Here's an irony: Hackney Council has been utterly transformed in no small part from the contribution of nightlife bars clubs and events. This brings in and drives retail, attracts international talent like Mother and numerous other global companies who want to be around the excitement. Yet, in 2016 Hackney Council was claiming that new clubs were "not considered appropriate". The council has now implemented a policy with curfews of 11pm and 12am for new venues. Meanwhile, many other boroughs are now engaging in discussions about 'cumulative impact zones' and 'special policy areas'.

The King's Cross development: proof that ambition pays off. Image: Shutterstock

What they mean of course, is that people like going to these places. Just as they liked going to the 2012 Games. But now they address much in terms of urine, vomit, crime, noise, nuisance…

We need to have a far more grown-up approach to the overall curation and design of the kind of future global, 24-hour city that we want. That is why we need to work in partnership for grand urban master plans. King's Cross is a brilliant example of what can be achieved with the right approach.

We need to say that we can do far better: that we will take risks, that business and policy makers will come together — and that the public are part of the positive solutions.
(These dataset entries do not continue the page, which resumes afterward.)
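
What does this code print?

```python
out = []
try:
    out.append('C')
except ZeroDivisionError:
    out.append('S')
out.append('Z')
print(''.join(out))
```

Execution trace: 'C' (try body, no exception) → 'Z' (after the try/except). Output: CZ

Answer: CZ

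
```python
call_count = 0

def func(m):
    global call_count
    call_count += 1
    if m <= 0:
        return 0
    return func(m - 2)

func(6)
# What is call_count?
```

Linear recursion stepping by 2: 4 calls from m=6 down to ≤0.

Answer: 4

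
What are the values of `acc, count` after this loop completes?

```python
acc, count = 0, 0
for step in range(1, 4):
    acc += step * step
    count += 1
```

Sum of squares and count
`acc, count` takes the values: (0, 0) → (1, 0) → (1, 1) → (5, 1) → (5, 2) → (14, 2) → (14, 3)

Answer: 14, 3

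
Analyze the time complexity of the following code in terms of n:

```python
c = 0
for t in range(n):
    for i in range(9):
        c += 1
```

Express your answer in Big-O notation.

Each loop level contributes: n × 1. Multiplying the contributions gives O(n).

Answer: O(n)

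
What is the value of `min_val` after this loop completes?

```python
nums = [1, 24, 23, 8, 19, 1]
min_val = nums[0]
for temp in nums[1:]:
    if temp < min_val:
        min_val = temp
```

Minimum of [1, 24, 23, 8, 19, 1]
`min_val` takes the values: 1

Answer: 1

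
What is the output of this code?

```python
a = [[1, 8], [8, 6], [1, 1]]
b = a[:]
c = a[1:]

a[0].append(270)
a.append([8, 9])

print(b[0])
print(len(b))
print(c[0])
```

Key concept: slice with nested mutation.
Step by step:
`a = [[1, 8], [8, 6], [1, 1]]` → a = [[1, 8], [8, 6], [1, 1]]
`b = a[:]` → b = [[1, 8], [8, 6], [1, 1]]
`c = a[1:]` → c = [[8, 6], [1, 1]]
`a[0].append(270)` → a = [[1, 8, 270], [8, 6], [1, 1]]; b = [[1, 8, 270], [8, 6], [1, 1]]
`a.append([8, 9])` → a = [[1, 8, 270], [8, 6], [1, 1], [8, 9]]
`print(b[0])` → prints [1, 8, 270]
`print(len(b))` → prints 3
`print(c[0])` → prints [8, 6]

Answer:
[1, 8, 270]
3
[8, 6]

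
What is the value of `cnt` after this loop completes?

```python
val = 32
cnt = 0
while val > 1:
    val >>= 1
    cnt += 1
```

Count right shifts until 1
`cnt` takes the values: 0 → 1 → 2 → 3 → 4 → 5

Answer: 5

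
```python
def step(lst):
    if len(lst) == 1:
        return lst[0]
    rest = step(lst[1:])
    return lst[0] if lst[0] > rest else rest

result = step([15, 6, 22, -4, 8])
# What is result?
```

Recursive max over [15, 6, 22, -4, 8] = 22

Answer: 22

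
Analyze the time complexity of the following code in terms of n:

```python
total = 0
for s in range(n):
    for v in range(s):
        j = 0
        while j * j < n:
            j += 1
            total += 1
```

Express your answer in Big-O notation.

Each loop level contributes: n × n × √n. Multiplying the contributions gives O(n^2√n).

Answer: O(n^2√n)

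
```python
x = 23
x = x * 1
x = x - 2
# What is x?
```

Trace:
`x = 23` → x = 23
`x = x * 1` → x = 23
`x = x - 2` → x = 21
So x = 21

Answer: 21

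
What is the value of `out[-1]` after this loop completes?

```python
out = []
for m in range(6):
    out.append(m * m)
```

Last element of squares 0 to 5
`out` takes the values: [] → [0] → [0, 1] → [0, 1, 4] → [0, 1, 4, 9] → [0, 1, 4, 9, 16] → [0, 1, 4, 9, 16, 25]
So `out[-1]` = 25

Answer: 25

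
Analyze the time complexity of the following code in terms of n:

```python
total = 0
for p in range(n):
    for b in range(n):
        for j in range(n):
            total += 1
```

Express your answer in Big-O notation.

Each loop level contributes: n × n × n. Multiplying the contributions gives O(n^3).

Answer: O(n^3)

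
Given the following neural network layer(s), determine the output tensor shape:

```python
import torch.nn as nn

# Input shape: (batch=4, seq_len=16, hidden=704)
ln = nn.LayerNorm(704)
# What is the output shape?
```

Input: (4, 16, 704) -> Output: (4, 16, 704)

Answer: (4, 16, 704)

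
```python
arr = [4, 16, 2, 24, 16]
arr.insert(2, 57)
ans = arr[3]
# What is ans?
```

Trace:
`arr = [4, 16, 2, 24, 16]` → arr = [4, 16, 2, 24, 16]
`arr.insert(2, 57)` → arr = [4, 16, 57, 2, 24, 16]
`ans = arr[3]` → ans = 2
So ans = 2

Answer: 2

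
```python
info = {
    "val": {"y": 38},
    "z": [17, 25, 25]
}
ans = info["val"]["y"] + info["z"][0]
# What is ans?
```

Trace:
`info = { ...` → info = {'val': {'y': 38}, 'z': [17, 25, 25]}
`ans = info["val"]["y"] + info["z"][0]` → ans = 55
So ans = 55

Answer: 55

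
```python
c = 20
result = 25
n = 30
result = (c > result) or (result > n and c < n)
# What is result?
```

Trace:
`c = 20` → c = 20
`result = 25` → result = 25
`n = 30` → n = 30
`result = (c > result) or (result > n and c < n)` → result = False
So result = False

Answer: False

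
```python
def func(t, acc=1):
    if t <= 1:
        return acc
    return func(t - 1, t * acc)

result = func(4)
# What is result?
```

Accumulator trace (n, acc): (4, 1) -> (3, 4) -> (2, 12) -> (1, 24) -> return 24

Answer: 24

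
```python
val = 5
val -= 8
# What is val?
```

Trace:
`val = 5` → val = 5
`val -= 8` → val = -3
So val = -3

Answer: -3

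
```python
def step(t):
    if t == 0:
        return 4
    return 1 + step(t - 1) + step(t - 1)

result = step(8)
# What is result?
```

step(t) = 1 + 2·step(t-1), step(0)=4. Closed form: (4+1)·2^8 - 1 = 1279.

Answer: 1279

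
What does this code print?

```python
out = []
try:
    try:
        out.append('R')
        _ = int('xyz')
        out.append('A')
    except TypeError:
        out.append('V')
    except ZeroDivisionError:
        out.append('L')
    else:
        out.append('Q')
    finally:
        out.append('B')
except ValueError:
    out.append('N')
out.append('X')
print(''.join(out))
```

Execution trace: 'R' (try body) → 'B' (finally) → 'N' (outer except ValueError) → 'X' (after the try/except). Output: RBNX

Answer: RBNX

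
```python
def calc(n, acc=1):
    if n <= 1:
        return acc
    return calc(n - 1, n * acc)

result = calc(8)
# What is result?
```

Accumulator trace (n, acc): (8, 1) -> (7, 8) -> (6, 56) -> (5, 336) -> (4, 1680) -> (3, 6720) -> (2, 20160) -> (1, 40320) -> return 40320

Answer: 40320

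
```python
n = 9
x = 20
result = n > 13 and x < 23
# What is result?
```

Trace:
`n = 9` → n = 9
`x = 20` → x = 20
`result = n > 13 and x < 23` → result = False
So result = False

Answer: False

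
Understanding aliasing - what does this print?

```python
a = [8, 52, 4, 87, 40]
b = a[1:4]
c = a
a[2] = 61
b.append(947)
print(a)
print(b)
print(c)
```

Key concept: slice vs alias.
Step by step:
`a = [8, 52, 4, 87, 40]` → a = [8, 52, 4, 87, 40]
`b = a[1:4]` → b = [52, 4, 87]
`c = a` → c = [8, 52, 4, 87, 40] (same object as a)
`a[2] = 61` → a = [8, 52, 61, 87, 40] (same object as c); c = [8, 52, 61, 87, 40] (same object as a)
`b.append(947)` → b = [52, 4, 87, 947]
`print(a)` → prints [8, 52, 61, 87, 40]
`print(b)` → prints [52, 4, 87, 947]
`print(c)` → prints [8, 52, 61, 87, 40]

Answer:
[8, 52, 61, 87, 40]
[52, 4, 87, 947]
[8, 52, 61, 87, 40]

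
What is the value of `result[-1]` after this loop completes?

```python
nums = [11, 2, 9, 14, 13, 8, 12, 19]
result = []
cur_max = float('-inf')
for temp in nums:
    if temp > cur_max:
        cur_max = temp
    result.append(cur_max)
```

Running max ends at 19
`result` takes the values: [] → [11] → [11, 11] → [11, 11, 11] → [11, 11, 11, 14] → [11, 11, 11, 14, 14] → [11, 11, 11, 14, 14, 14] → [11, 11, 11, 14, 14, 14, 14] → [11, 11, 11, 14, 14, 14, 14, 19]
So `result[-1]` = 19

Answer: 19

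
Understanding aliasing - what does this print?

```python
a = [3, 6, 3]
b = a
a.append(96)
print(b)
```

Key concept: basic list aliasing.
Step by step:
`a = [3, 6, 3]` → a = [3, 6, 3]
`b = a` → b = [3, 6, 3] (same object as a)
`a.append(96)` → a = [3, 6, 3, 96] (same object as b); b = [3, 6, 3, 96] (same object as a)
`print(b)` → prints [3, 6, 3, 96]

Answer: [3, 6, 3, 96]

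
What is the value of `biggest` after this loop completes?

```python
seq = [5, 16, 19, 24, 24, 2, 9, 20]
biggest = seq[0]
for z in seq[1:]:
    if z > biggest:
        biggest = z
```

Maximum of [5, 16, 19, 24, 24, 2, 9, 20]
`biggest` takes the values: 5 → 16 → 19 → 24

Answer: 24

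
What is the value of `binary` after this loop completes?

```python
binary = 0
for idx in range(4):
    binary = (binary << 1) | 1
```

Build 4 consecutive 1-bits: 0b1111
`binary` takes the values: 0 → 1 → 3 → 7 → 15

Answer: 15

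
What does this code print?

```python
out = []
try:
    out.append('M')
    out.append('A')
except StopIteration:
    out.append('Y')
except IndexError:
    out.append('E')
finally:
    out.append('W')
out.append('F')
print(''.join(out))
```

Execution trace: 'M' (try body) → 'A' (try body, no exception) → 'W' (finally) → 'F' (after the try/except). Output: MAWF

Answer: MAWF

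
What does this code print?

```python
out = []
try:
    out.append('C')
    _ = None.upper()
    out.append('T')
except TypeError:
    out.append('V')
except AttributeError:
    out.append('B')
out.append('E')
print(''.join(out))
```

Execution trace: 'C' (try body) → 'B' (except AttributeError) → 'E' (after the try/except). Output: CBE

Answer: CBE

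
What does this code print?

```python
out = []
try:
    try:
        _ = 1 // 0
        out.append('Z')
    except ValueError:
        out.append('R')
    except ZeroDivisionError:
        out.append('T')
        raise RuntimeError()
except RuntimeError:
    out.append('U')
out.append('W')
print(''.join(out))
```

Execution trace: 'T' (inner except ZeroDivisionError) → 'U' (outer except RuntimeError) → 'W' (after the try/except). Output: TUW

Answer: TUW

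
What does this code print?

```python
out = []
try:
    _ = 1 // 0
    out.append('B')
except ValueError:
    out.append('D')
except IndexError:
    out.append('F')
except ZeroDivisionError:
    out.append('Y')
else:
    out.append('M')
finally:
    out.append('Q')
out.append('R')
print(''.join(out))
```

Execution trace: 'Y' (except ZeroDivisionError) → 'Q' (finally) → 'R' (after the try/except). Output: YQR

Answer: YQR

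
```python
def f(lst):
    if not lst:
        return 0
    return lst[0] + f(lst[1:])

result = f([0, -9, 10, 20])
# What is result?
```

0 + (-9) + 10 + 20 + 0 = 21

Answer: 21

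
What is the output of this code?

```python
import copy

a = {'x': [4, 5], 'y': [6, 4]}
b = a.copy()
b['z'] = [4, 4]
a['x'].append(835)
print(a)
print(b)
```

Key concept: shallow copy of dict with mutable values.
Step by step:
`a = {'x': [4, 5], 'y': [6, 4]}` → a = {'x': [4, 5], 'y': [6, 4]}
`b = a.copy()` → b = {'x': [4, 5], 'y': [6, 4]}
`b['z'] = [4, 4]` → b = {'x': [4, 5], 'y': [6, 4], 'z': [4, 4]}
`a['x'].append(835)` → a = {'x': [4, 5, 835], 'y': [6, 4]}; b = {'x': [4, 5, 835], 'y': [6, 4], 'z': [4, 4]}
`print(a)` → prints {'x': [4, 5, 835], 'y': [6, 4]}
`print(b)` → prints {'x': [4, 5, 835], 'y': [6, 4], 'z': [4, 4]}

Answer:
{'x': [4, 5, 835], 'y': [6, 4]}
{'x': [4, 5, 835], 'y': [6, 4], 'z': [4, 4]}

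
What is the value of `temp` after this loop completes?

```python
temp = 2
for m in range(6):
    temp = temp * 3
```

Multiply by 3, 6 times: 2 * 3^6 = 1458
`temp` takes the values: 2 → 6 → 18 → 54 → 162 → 486 → 1458

Answer: 1458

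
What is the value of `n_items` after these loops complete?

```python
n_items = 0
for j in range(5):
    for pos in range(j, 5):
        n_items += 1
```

Upper triangle: 5 + 4 + ... + 1
`n_items` takes the values: 0 → 1 → 2 → 3 → 4 → 5 → 6 → 7 → 8 → 9 → 10 → 11 → 12 → 13 → 14 → 15

Answer: 15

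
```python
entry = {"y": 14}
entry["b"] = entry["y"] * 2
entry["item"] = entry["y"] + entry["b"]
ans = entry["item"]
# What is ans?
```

Trace:
`entry = {"y": 14}` → entry = {'y': 14}
`entry["b"] = entry["y"] * 2` → entry = {'y': 14, 'b': 28}
`entry["item"] = entry["y"] + entry["b"]` → entry = {'y': 14, 'b': 28, 'item': 42}
`ans = entry["item"]` → ans = 42
So ans = 42

Answer: 42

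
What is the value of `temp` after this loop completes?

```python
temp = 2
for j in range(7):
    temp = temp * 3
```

Multiply by 3, 7 times: 2 * 3^7 = 4374
`temp` takes the values: 2 → 6 → 18 → 54 → 162 → 486 → 1458 → 4374

Answer: 4374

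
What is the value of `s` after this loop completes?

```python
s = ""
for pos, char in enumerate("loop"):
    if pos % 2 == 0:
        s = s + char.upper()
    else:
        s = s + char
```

Uppercase even positions in 'loop'
`s` takes the values: "" → "L" → "Lo" → "LoO" → "LoOp"

Answer: "LoOp"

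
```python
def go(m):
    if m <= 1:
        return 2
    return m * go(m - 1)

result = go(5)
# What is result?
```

go(5) = 5 * 4 * 3 * 2 * 2 = 240

Answer: 240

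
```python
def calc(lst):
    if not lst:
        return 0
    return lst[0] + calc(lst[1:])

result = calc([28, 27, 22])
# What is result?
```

28 + 27 + 22 + 0 = 77

Answer: 77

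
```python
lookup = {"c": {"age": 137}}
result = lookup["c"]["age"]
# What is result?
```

Trace:
`lookup = {"c": {"age": 137}}` → lookup = {'c': {'age': 137}}
`result = lookup["c"]["age"]` → result = 137
So result = 137

Answer: 137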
Let's call things for what they are. That's the first step to solving any problems. There are some incredible things in London — and I for one do not think that cereal cafes are a bigger problem than the riots. But I do know that trendy shops run by committed young people for a pittance will not transform London.

We need big plans. Otherwise we run the risk of becoming less of a city, more of a museum.

Alan D Miller is Chairman of The Night Time Industries Association. He is speaking at The Battle of Ideas : London Town or Global City on Sunday 14 October 2018 at Barbican.